Thursday, January 4th, 2018

You Don’t Have to be a Perfectionists to Achieve Your Goals

“Associate with men of good quality if you esteem your own reputation; for it is better to be alone than in bad company.” – George Washington

CPAs are quality minded. They are the most trusted business advisor. They especially pride themselves in the quality of their work. 

If you are living your work life inside a CPA firm, you know how thoroughly the client work gets reviewed. If you are not living inside a CPA firm, here’s how it goes: 

  • The work is completed (financial statement, tax return, various financial projects, etc.)
  • The work is proofed and corrected.
  • The work is draft reviewed and then corrected.
  • The work is quality reviewed and then modified.
  • The work is partner reviewed and adjusted.
  • Just before it is absolutely, positively finished and ready to go to the client, it is “released” and even at this point something is caught that needs to be changed (usually a very small detail).
  • Then the partner assigned to the client work wonders why it takes to much time to get the engagement out the door!

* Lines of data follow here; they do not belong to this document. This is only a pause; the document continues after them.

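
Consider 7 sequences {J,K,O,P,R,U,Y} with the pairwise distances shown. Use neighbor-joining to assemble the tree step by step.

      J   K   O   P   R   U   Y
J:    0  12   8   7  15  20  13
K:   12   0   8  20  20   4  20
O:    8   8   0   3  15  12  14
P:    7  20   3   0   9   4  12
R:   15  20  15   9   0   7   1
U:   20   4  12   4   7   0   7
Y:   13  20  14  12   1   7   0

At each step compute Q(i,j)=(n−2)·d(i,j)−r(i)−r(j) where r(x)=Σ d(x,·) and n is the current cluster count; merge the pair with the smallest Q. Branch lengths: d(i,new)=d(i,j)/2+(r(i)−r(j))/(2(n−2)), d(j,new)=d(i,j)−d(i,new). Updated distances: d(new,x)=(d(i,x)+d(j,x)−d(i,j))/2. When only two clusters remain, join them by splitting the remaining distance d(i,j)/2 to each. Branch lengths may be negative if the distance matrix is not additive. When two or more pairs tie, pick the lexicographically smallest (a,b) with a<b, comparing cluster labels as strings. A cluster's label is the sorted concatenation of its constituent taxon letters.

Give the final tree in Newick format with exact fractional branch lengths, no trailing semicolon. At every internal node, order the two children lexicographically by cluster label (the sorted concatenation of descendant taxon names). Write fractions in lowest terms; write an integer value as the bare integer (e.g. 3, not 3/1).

(((J:43/8,((K:33/8,U:-1/8):55/12,(R:1/2,Y:1/2):77/12):23/8):5/8,O:2):1/2,P:1/2)

iteration 1: select R,Y (d=1, Q=-129); attach at lengths (1/2, 1/2); label the merged cluster RY
  updated: d(J,RY)=27/2, d(K,RY)=39/2, d(O,RY)=14, d(P,RY)=10, d(RY,U)=13/2
iteration 2: select K,U (d=4, Q=-94); attach at lengths (33/8, -1/8); label the merged cluster KU
  updated: d(J,KU)=14, d(KU,O)=8, d(KU,P)=10, d(KU,RY)=11
iteration 3: select KU,RY (d=11, Q=-117/2); attach at lengths (55/12, 77/12); label the merged cluster KRUY
  updated: d(J,KRUY)=33/4, d(KRUY,O)=11/2, d(KRUY,P)=9/2
iteration 4: select J,KRUY (d=33/4, Q=-25); attach at lengths (43/8, 23/8); label the merged cluster JKRUY
  updated: d(JKRUY,O)=21/8, d(JKRUY,P)=13/8
iteration 5: select JKRUY,O (d=21/8, Q=-29/4); attach at lengths (5/8, 2); label the merged cluster JKORUY
  updated: d(JKORUY,P)=1
iteration 6: select JKORUY,P (d=1); attach at lengths (1/2, 1/2); label the merged cluster JKOPRUY
final tree: (((J:43/8,((K:33/8,U:-1/8):55/12,(R:1/2,Y:1/2):77/12):23/8):5/8,O:2):1/2,P:1/2)
total length: 223/8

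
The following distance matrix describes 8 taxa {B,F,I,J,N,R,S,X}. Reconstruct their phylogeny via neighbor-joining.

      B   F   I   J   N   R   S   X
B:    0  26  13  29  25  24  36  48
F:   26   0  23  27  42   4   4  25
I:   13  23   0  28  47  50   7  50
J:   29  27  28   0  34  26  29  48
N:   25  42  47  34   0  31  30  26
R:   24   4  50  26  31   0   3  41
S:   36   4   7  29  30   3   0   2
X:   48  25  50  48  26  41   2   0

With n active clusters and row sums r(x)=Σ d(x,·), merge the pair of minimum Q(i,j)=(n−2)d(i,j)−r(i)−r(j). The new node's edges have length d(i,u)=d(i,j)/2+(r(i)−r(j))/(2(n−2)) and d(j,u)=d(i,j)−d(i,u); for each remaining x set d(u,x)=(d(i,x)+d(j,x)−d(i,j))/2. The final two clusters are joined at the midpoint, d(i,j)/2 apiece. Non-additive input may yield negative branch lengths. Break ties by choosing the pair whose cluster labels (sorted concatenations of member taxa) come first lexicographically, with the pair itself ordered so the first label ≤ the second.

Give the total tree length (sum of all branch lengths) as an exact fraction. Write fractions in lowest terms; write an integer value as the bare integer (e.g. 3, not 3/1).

step 1: merge (B,I) at d=13, Q=-341; branch lengths B→61/12, I→95/12; new cluster BI
  updated: d(BI,F)=18, d(BI,J)=22, d(BI,N)=59/2, d(BI,R)=61/2, d(BI,S)=15, d(BI,X)=85/2
step 2: merge (S,X) at d=2, Q=-515/2; branch lengths S→-183/20, X→223/20; new cluster SX
  updated: d(BI,SX)=111/4, d(F,SX)=27/2, d(J,SX)=75/2, d(N,SX)=27, d(R,SX)=21
step 3: merge (F,R) at d=4, Q=-201; branch lengths F→1, R→3; new cluster FR
  updated: d(BI,FR)=89/4, d(FR,J)=49/2, d(FR,N)=69/2, d(FR,SX)=61/4
step 4: merge (FR,SX) at d=61/4, Q=-633/4; branch lengths FR→139/24, SX→227/24; new cluster FRSX
  updated: d(BI,FRSX)=139/8, d(FRSX,J)=187/8, d(FRSX,N)=185/8
step 5: merge (BI,J) at d=22, Q=-417/4; branch lengths BI→67/8, J→109/8; new cluster BIJ
  updated: d(BIJ,FRSX)=75/8, d(BIJ,N)=83/4
step 6: merge (BIJ,FRSX) at d=75/8, Q=-213/4; branch lengths BIJ→7/2, FRSX→47/8; new cluster BFIJRSX
  updated: d(BFIJRSX,N)=69/4
step 7: merge (BFIJRSX,N) at d=69/4; branch lengths BFIJRSX→69/8, N→69/8; new cluster BFIJNRSX
final tree: ((((B:61/12,I:95/12):67/8,J:109/8):7/2,((F:1,R:3):139/24,(S:-183/20,X:223/20):227/24):47/8):69/8,N:69/8)
total length: 663/8

663/8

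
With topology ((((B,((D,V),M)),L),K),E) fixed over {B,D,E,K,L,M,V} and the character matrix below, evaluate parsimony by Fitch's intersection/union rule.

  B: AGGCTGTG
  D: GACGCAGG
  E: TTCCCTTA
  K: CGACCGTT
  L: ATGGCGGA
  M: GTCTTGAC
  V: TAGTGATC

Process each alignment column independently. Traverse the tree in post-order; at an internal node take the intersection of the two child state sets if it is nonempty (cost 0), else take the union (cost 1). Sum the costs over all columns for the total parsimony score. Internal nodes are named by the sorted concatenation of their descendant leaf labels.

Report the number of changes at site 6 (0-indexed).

3

DV@0: {G} ∪ {T} = {G,T} (union, +1)
DMV@0: {G,T} ∩ {G} = {G} (intersection, +0)
BDMV@0: {A} ∪ {G} = {A,G} (union, +1)
BDLMV@0: {A,G} ∩ {A} = {A} (intersection, +0)
BDKLMV@0: {A} ∪ {C} = {A,C} (union, +1)
BDEKLMV@0: {A,C} ∪ {T} = {A,C,T} (union, +1)
DV@1: {A} ∩ {A} = {A} (intersection, +0)
DMV@1: {A} ∪ {T} = {A,T} (union, +1)
BDMV@1: {G} ∪ {A,T} = {A,G,T} (union, +1)
BDLMV@1: {A,G,T} ∩ {T} = {T} (intersection, +0)
BDKLMV@1: {T} ∪ {G} = {G,T} (union, +1)
BDEKLMV@1: {G,T} ∩ {T} = {T} (intersection, +0)
DV@2: {C} ∪ {G} = {C,G} (union, +1)
DMV@2: {C,G} ∩ {C} = {C} (intersection, +0)
BDMV@2: {G} ∪ {C} = {C,G} (union, +1)
BDLMV@2: {C,G} ∩ {G} = {G} (intersection, +0)
BDKLMV@2: {G} ∪ {A} = {A,G} (union, +1)
BDEKLMV@2: {A,G} ∪ {C} = {A,C,G} (union, +1)
DV@3: {G} ∪ {T} = {G,T} (union, +1)
DMV@3: {G,T} ∩ {T} = {T} (intersection, +0)
BDMV@3: {C} ∪ {T} = {C,T} (union, +1)
BDLMV@3: {C,T} ∪ {G} = {C,G,T} (union, +1)
BDKLMV@3: {C,G,T} ∩ {C} = {C} (intersection, +0)
BDEKLMV@3: {C} ∩ {C} = {C} (intersection, +0)
DV@4: {C} ∪ {G} = {C,G} (union, +1)
DMV@4: {C,G} ∪ {T} = {C,G,T} (union, +1)
BDMV@4: {T} ∩ {C,G,T} = {T} (intersection, +0)
BDLMV@4: {T} ∪ {C} = {C,T} (union, +1)
BDKLMV@4: {C,T} ∩ {C} = {C} (intersection, +0)
BDEKLMV@4: {C} ∩ {C} = {C} (intersection, +0)
DV@5: {A} ∩ {A} = {A} (intersection, +0)
DMV@5: {A} ∪ {G} = {A,G} (union, +1)
BDMV@5: {G} ∩ {A,G} = {G} (intersection, +0)
BDLMV@5: {G} ∩ {G} = {G} (intersection, +0)
BDKLMV@5: {G} ∩ {G} = {G} (intersection, +0)
BDEKLMV@5: {G} ∪ {T} = {G,T} (union, +1)
DV@6: {G} ∪ {T} = {G,T} (union, +1)
DMV@6: {G,T} ∪ {A} = {A,G,T} (union, +1)
BDMV@6: {T} ∩ {A,G,T} = {T} (intersection, +0)
BDLMV@6: {T} ∪ {G} = {G,T} (union, +1)
BDKLMV@6: {G,T} ∩ {T} = {T} (intersection, +0)
BDEKLMV@6: {T} ∩ {T} = {T} (intersection, +0)
DV@7: {G} ∪ {C} = {C,G} (union, +1)
DMV@7: {C,G} ∩ {C} = {C} (intersection, +0)
BDMV@7: {G} ∪ {C} = {C,G} (union, +1)
BDLMV@7: {C,G} ∪ {A} = {A,C,G} (union, +1)
BDKLMV@7: {A,C,G} ∪ {T} = {A,C,G,T} (union, +1)
BDEKLMV@7: {A,C,G,T} ∩ {A} = {A} (intersection, +0)
per-site changes: [4, 3, 4, 3, 3, 2, 3, 4]; total = 26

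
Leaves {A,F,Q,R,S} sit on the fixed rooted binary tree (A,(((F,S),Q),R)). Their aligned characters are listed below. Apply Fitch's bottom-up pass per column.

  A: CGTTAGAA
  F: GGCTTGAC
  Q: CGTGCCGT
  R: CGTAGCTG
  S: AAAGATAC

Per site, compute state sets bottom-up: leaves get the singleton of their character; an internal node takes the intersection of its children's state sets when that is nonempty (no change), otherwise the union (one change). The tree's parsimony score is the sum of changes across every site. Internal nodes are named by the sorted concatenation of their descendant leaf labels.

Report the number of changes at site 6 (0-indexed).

site 0, node FS: F={G} ∪ S={A} → {A,G} (+1)
site 0, node FQS: FS={A,G} ∪ Q={C} → {A,C,G} (+1)
site 0, node FQRS: FQS={A,C,G} ∩ R={C} → {C} (+0)
site 0, node AFQRS: A={C} ∩ FQRS={C} → {C} (+0)
site 1, node FS: F={G} ∪ S={A} → {A,G} (+1)
site 1, node FQS: FS={A,G} ∩ Q={G} → {G} (+0)
site 1, node FQRS: FQS={G} ∩ R={G} → {G} (+0)
site 1, node AFQRS: A={G} ∩ FQRS={G} → {G} (+0)
site 2, node FS: F={C} ∪ S={A} → {A,C} (+1)
site 2, node FQS: FS={A,C} ∪ Q={T} → {A,C,T} (+1)
site 2, node FQRS: FQS={A,C,T} ∩ R={T} → {T} (+0)
site 2, node AFQRS: A={T} ∩ FQRS={T} → {T} (+0)
site 3, node FS: F={T} ∪ S={G} → {G,T} (+1)
site 3, node FQS: FS={G,T} ∩ Q={G} → {G} (+0)
site 3, node FQRS: FQS={G} ∪ R={A} → {A,G} (+1)
site 3, node AFQRS: A={T} ∪ FQRS={A,G} → {A,G,T} (+1)
site 4, node FS: F={T} ∪ S={A} → {A,T} (+1)
site 4, node FQS: FS={A,T} ∪ Q={C} → {A,C,T} (+1)
site 4, node FQRS: FQS={A,C,T} ∪ R={G} → {A,C,G,T} (+1)
site 4, node AFQRS: A={A} ∩ FQRS={A,C,G,T} → {A} (+0)
site 5, node FS: F={G} ∪ S={T} → {G,T} (+1)
site 5, node FQS: FS={G,T} ∪ Q={C} → {C,G,T} (+1)
site 5, node FQRS: FQS={C,G,T} ∩ R={C} → {C} (+0)
site 5, node AFQRS: A={G} ∪ FQRS={C} → {C,G} (+1)
site 6, node FS: F={A} ∩ S={A} → {A} (+0)
site 6, node FQS: FS={A} ∪ Q={G} → {A,G} (+1)
site 6, node FQRS: FQS={A,G} ∪ R={T} → {A,G,T} (+1)
site 6, node AFQRS: A={A} ∩ FQRS={A,G,T} → {A} (+0)
site 7, node FS: F={C} ∩ S={C} → {C} (+0)
site 7, node FQS: FS={C} ∪ Q={T} → {C,T} (+1)
site 7, node FQRS: FQS={C,T} ∪ R={G} → {C,G,T} (+1)
site 7, node AFQRS: A={A} ∪ FQRS={C,G,T} → {A,C,G,T} (+1)
per-site changes: [2, 1, 2, 3, 3, 3, 2, 3]; total = 19

2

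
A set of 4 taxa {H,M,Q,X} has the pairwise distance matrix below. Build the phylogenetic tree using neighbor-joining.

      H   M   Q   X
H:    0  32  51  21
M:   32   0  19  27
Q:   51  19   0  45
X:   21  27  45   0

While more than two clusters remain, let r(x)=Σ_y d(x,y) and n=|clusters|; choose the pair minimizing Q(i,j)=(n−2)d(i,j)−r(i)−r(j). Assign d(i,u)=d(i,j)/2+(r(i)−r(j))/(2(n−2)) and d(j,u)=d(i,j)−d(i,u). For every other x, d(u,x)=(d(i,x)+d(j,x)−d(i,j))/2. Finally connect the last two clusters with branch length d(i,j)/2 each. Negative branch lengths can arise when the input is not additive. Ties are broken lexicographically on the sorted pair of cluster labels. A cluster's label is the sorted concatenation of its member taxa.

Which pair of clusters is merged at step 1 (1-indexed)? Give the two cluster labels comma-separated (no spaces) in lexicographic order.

H,X

1. join H+X (d=21, Q=-155) ⇒ HX; edges |H|=53/4, |X|=31/4
  updated: d(HX,M)=19, d(HX,Q)=75/2
2. join HX+M (d=19, Q=-151/2) ⇒ HMX; edges |HX|=75/4, |M|=1/4
  updated: d(HMX,Q)=75/4
3. join HMX+Q (d=75/4) ⇒ HMQX; edges |HMX|=75/8, |Q|=75/8
final tree: (((H:53/4,X:31/4):75/4,M:1/4):75/8,Q:75/8)
total length: 235/4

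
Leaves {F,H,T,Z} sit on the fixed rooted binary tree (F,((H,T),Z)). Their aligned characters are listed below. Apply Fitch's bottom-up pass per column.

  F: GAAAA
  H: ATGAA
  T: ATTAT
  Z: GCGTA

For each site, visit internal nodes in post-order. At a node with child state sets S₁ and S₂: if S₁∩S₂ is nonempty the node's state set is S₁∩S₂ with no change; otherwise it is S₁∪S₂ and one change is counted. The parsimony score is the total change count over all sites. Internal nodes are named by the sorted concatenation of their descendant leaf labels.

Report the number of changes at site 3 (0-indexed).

[col 0] HT: children H:{A}, T:{A} ∩→ {A}; cost 0
[col 0] HTZ: children HT:{A}, Z:{G} ∪→ {A,G}; cost 1
[col 0] FHTZ: children F:{G}, HTZ:{A,G} ∩→ {G}; cost 0
[col 1] HT: children H:{T}, T:{T} ∩→ {T}; cost 0
[col 1] HTZ: children HT:{T}, Z:{C} ∪→ {C,T}; cost 1
[col 1] FHTZ: children F:{A}, HTZ:{C,T} ∪→ {A,C,T}; cost 1
[col 2] HT: children H:{G}, T:{T} ∪→ {G,T}; cost 1
[col 2] HTZ: children HT:{G,T}, Z:{G} ∩→ {G}; cost 0
[col 2] FHTZ: children F:{A}, HTZ:{G} ∪→ {A,G}; cost 1
[col 3] HT: children H:{A}, T:{A} ∩→ {A}; cost 0
[col 3] HTZ: children HT:{A}, Z:{T} ∪→ {A,T}; cost 1
[col 3] FHTZ: children F:{A}, HTZ:{A,T} ∩→ {A}; cost 0
[col 4] HT: children H:{A}, T:{T} ∪→ {A,T}; cost 1
[col 4] HTZ: children HT:{A,T}, Z:{A} ∩→ {A}; cost 0
[col 4] FHTZ: children F:{A}, HTZ:{A} ∩→ {A}; cost 0
per-site changes: [1, 2, 2, 1, 1]; total = 7

1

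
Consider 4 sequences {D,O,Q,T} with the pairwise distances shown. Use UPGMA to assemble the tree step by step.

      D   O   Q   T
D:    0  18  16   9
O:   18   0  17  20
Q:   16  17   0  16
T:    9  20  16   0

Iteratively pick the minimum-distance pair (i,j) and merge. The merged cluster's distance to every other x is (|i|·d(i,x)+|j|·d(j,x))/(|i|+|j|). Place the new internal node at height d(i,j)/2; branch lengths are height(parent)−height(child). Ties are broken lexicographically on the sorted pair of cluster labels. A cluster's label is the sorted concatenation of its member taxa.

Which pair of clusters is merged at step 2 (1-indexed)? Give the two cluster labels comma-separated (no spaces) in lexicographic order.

iteration 1: select D,T (d=9); attach at lengths (9/2, 9/2); label the merged cluster DT
  updated: d(DT,O)=19, d(DT,Q)=16
iteration 2: select DT,Q (d=16); attach at lengths (7/2, 8); label the merged cluster DQT
  updated: d(DQT,O)=55/3
iteration 3: select DQT,O (d=55/3); attach at lengths (7/6, 55/6); label the merged cluster DOQT
final tree: (((D:9/2,T:9/2):7/2,Q:8):7/6,O:55/6)
total length: 185/6

DT,Q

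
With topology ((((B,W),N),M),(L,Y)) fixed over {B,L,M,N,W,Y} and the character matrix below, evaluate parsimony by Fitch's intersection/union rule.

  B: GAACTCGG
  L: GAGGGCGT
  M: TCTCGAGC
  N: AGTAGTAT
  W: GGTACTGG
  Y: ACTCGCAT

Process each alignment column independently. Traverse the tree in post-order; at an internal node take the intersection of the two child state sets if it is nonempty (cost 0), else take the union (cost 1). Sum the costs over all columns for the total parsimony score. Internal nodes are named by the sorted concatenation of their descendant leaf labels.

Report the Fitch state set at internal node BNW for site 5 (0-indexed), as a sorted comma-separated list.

T

site 0, node BW: B={G} ∩ W={G} → {G} (+0)
site 0, node BNW: BW={G} ∪ N={A} → {A,G} (+1)
site 0, node BMNW: BNW={A,G} ∪ M={T} → {A,G,T} (+1)
site 0, node LY: L={G} ∪ Y={A} → {A,G} (+1)
site 0, node BLMNWY: BMNW={A,G,T} ∩ LY={A,G} → {A,G} (+0)
site 1, node BW: B={A} ∪ W={G} → {A,G} (+1)
site 1, node BNW: BW={A,G} ∩ N={G} → {G} (+0)
site 1, node BMNW: BNW={G} ∪ M={C} → {C,G} (+1)
site 1, node LY: L={A} ∪ Y={C} → {A,C} (+1)
site 1, node BLMNWY: BMNW={C,G} ∩ LY={A,C} → {C} (+0)
site 2, node BW: B={A} ∪ W={T} → {A,T} (+1)
site 2, node BNW: BW={A,T} ∩ N={T} → {T} (+0)
site 2, node BMNW: BNW={T} ∩ M={T} → {T} (+0)
site 2, node LY: L={G} ∪ Y={T} → {G,T} (+1)
site 2, node BLMNWY: BMNW={T} ∩ LY={G,T} → {T} (+0)
site 3, node BW: B={C} ∪ W={A} → {A,C} (+1)
site 3, node BNW: BW={A,C} ∩ N={A} → {A} (+0)
site 3, node BMNW: BNW={A} ∪ M={C} → {A,C} (+1)
site 3, node LY: L={G} ∪ Y={C} → {C,G} (+1)
site 3, node BLMNWY: BMNW={A,C} ∩ LY={C,G} → {C} (+0)
site 4, node BW: B={T} ∪ W={C} → {C,T} (+1)
site 4, node BNW: BW={C,T} ∪ N={G} → {C,G,T} (+1)
site 4, node BMNW: BNW={C,G,T} ∩ M={G} → {G} (+0)
site 4, node LY: L={G} ∩ Y={G} → {G} (+0)
site 4, node BLMNWY: BMNW={G} ∩ LY={G} → {G} (+0)
site 5, node BW: B={C} ∪ W={T} → {C,T} (+1)
site 5, node BNW: BW={C,T} ∩ N={T} → {T} (+0)
site 5, node BMNW: BNW={T} ∪ M={A} → {A,T} (+1)
site 5, node LY: L={C} ∩ Y={C} → {C} (+0)
site 5, node BLMNWY: BMNW={A,T} ∪ LY={C} → {A,C,T} (+1)
site 6, node BW: B={G} ∩ W={G} → {G} (+0)
site 6, node BNW: BW={G} ∪ N={A} → {A,G} (+1)
site 6, node BMNW: BNW={A,G} ∩ M={G} → {G} (+0)
site 6, node LY: L={G} ∪ Y={A} → {A,G} (+1)
site 6, node BLMNWY: BMNW={G} ∩ LY={A,G} → {G} (+0)
site 7, node BW: B={G} ∩ W={G} → {G} (+0)
site 7, node BNW: BW={G} ∪ N={T} → {G,T} (+1)
site 7, node BMNW: BNW={G,T} ∪ M={C} → {C,G,T} (+1)
site 7, node LY: L={T} ∩ Y={T} → {T} (+0)
site 7, node BLMNWY: BMNW={C,G,T} ∩ LY={T} → {T} (+0)
per-site changes: [3, 3, 2, 3, 2, 3, 2, 2]; total = 20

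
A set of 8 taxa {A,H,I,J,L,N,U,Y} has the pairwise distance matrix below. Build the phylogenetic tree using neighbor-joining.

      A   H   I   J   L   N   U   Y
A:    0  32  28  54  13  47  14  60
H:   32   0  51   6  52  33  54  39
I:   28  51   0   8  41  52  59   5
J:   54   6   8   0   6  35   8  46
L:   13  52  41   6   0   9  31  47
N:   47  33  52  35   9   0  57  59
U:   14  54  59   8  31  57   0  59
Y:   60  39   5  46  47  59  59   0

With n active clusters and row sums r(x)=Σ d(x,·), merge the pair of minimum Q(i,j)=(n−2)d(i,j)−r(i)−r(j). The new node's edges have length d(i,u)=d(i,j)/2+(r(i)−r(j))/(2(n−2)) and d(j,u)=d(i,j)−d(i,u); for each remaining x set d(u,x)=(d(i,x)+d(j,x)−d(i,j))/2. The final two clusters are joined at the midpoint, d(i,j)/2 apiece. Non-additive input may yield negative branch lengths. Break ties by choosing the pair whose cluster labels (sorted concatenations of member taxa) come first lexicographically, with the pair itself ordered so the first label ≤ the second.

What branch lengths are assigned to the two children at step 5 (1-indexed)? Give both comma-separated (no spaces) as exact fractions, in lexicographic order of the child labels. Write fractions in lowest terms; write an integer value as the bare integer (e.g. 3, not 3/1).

213/16,195/16

1. join I+Y (d=5, Q=-529) ⇒ IY; edges |I|=-41/12, |Y|=101/12
  updated: d(A,IY)=83/2, d(H,IY)=85/2, d(IY,J)=49/2, d(IY,L)=83/2, d(IY,N)=53, d(IY,U)=113/2
2. join A+U (d=14, Q=-352) ⇒ AU; edges |A|=51/10, |U|=89/10
  updated: d(AU,H)=36, d(AU,IY)=42, d(AU,J)=24, d(AU,L)=15, d(AU,N)=45
3. join L+N (d=9, Q=-525/2) ⇒ LN; edges |L|=-31/16, |N|=175/16
  updated: d(AU,LN)=51/2, d(H,LN)=38, d(IY,LN)=171/4, d(J,LN)=16
4. join H+J (d=6, Q=-175) ⇒ HJ; edges |H|=35/3, |J|=-17/3
  updated: d(AU,HJ)=27, d(HJ,IY)=61/2, d(HJ,LN)=24
5. join AU+LN (d=51/2, Q=-543/4) ⇒ ALNU; edges |AU|=213/16, |LN|=195/16
  updated: d(ALNU,HJ)=51/4, d(ALNU,IY)=237/8
6. join ALNU+HJ (d=51/4, Q=-583/8) ⇒ AHJLNU; edges |ALNU|=95/16, |HJ|=109/16
  updated: d(AHJLNU,IY)=379/16
7. join AHJLNU+IY (d=379/16) ⇒ AHIJLNUY; edges |AHJLNU|=379/32, |IY|=379/32
final tree: ((((A:51/10,U:89/10):213/16,(L:-31/16,N:175/16):195/16):95/16,(H:35/3,J:-17/3):109/16):379/32,(I:-41/12,Y:101/12):379/32)
total length: 1535/16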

CPAs often deny it but most are perfectionists.

When dealing with the management/operations side of the firm and when setting personal goals for yourself, please do not think that things have to be perfect. Rather than being your own worst critic, become your biggest fan.

Human beings learn so much from their mistakes! When pursuing a goal, don’t focus on perfectionism; focus on progress.

Breakdown your sometimes overwhelming projects and tasks into steps and don’t hesitate to celebrate and reward yourself when even one step is accomplished.

I call it moving from status quo to an improved position. Do that once and then repeat, repeat and repeat.

I’m sure you have heard the saying, “eat the elephant one bite at a time.” If you view your task as one giant goal, you are setting yourself up for failure or disappointment. Why not enjoy the bites along the way!

  • "The quality of a leader is reflected in the standards they set for themselves."